Pieter Brueghel (l’Ancien) naît entre 1525 et 1530 dans un village des Pays-Bas espagnols, près de Breda. Il aurait pris le nom de son village, dont il a ôté une lettre.
Il va initier une lignée de peintres. Il a deux fils, Pieter Brueghel le Jeune, dit Brueghel d’Enfer et Jan Brueghel l’Ancien, dit Brueghel de Velours. La famille compte d’autres peintres célèbres : Pieter Brueghel III et Jan Brueghel II, petits-fils de de Brueghel, ainsi que Jan van Kessel, arrière-petit-fils du peintre et père de Ferdinand de Kessel et Jan van Kessel II, peintres baroques flamands.
Considéré comme l’un des grands maîtres de la peinture flamande avec Van Eyck, Bosch et Rubens, il fait son apprentissage dans un atelier d’Anvers. Il intègre en 1551 la Guilde de Saint-Luc (corporation de peintres, sculpteurs et imprimeurs dont le nom fait référence à saint Luc l’évangéliste, le saint patron des peintres). Graveur, puis marchand d’estampes, il commence à peindre assez tardivement.
Il sera un peintre atypique, très éloigné des ambitions de l’art de la Renaissance italienne : plutôt qu’une idéalisation de la beauté antique, il montre une représentation réaliste de la vie paysanne. Grand maître d’un genre considéré à l’époque comme inférieur aux scènes religieuses et mythologiques, c’est pourtant bien par sa proximité du peuple qu’il marque l’histoire de l’art.
Les Jeux d’enfants, huile sur bois de 116 × 161 cm, signé « BRVEGEL 1560 », représente 200 enfants (122 garçons et 78 filles) jouant à 91 jeux différents.
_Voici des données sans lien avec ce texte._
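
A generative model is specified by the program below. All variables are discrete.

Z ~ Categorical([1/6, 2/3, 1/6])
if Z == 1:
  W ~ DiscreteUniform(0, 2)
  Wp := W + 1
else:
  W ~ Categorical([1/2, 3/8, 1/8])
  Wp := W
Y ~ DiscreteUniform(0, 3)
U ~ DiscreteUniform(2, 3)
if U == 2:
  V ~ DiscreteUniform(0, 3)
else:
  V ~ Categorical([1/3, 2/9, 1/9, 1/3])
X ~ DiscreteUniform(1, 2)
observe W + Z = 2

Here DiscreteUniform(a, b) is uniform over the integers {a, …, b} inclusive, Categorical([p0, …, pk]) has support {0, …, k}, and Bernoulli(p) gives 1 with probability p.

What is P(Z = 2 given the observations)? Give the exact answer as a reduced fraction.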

Le tableau surprend par son architecture – bâtiments aux lignes franches, perspective volontaire – et par le monde joyeux qui se décline dans tous les sens, celui de l’enfance. Étonnante animation dans un site urbain, envahi par deux cents enfants et dont l’adulte est banni, excepté une femme jetant un seau d’eau sur deux garçons qui se battent, comme on le ferait sur des chiens trop excités.
Si l’individu n’est pas mis en avant, une attitude, une expression font vivre les enfants et le mouvement naît d’une ligne, d’une forme, d’une tache de couleur.
Sur les jeux, le peintre s’en donne à cœur joie : plus de 200 gamins se livrent à des occupations toutes différentes, 91 activités répertoriées. Bien sûr, certains de ces jeux ont disparu, comme ce groupe qui joue à « Combien de cornes de bouc ? », en bas à droite de l’image. Mais bien d’autres sont encore pratiqués de nos jours. Et, si les enfants jouent, ils ne semblent pas vraiment s’amuser. Rien ne les distingue les uns des autres, et leurs visages aux yeux ronds arborent des expressions figées, sans joie. Brueghel s’applique à décrire les bambins et leurs jeux d’une manière encyclopédique. Il répétera souvent ce traitement dans son œuvre.
Mais pourquoi ces enfants sont-ils seuls ? La réponse réside peut-être dans ce marmot qui, dans la maison à gauche du tableau, se déguise avec un masque de carnaval : tout cela n’est peut-être qu’une immense mascarade. En observant de près les visages, on découvre que les enfants ressemblent à des adultes en miniatures. Certains jouent d’ailleurs à être grands. Voyez cette procession qui longe la barrière : ce sont des petits mariés ! Et là, près des fillettes aux osselets, un groupe mime un baptême. Brueghel aime dénoncer les travers de la société dans laquelle il vit. En montrant les jeux des enfants, il se moque aussi du monde des adultes qu’ils deviendront bientôt.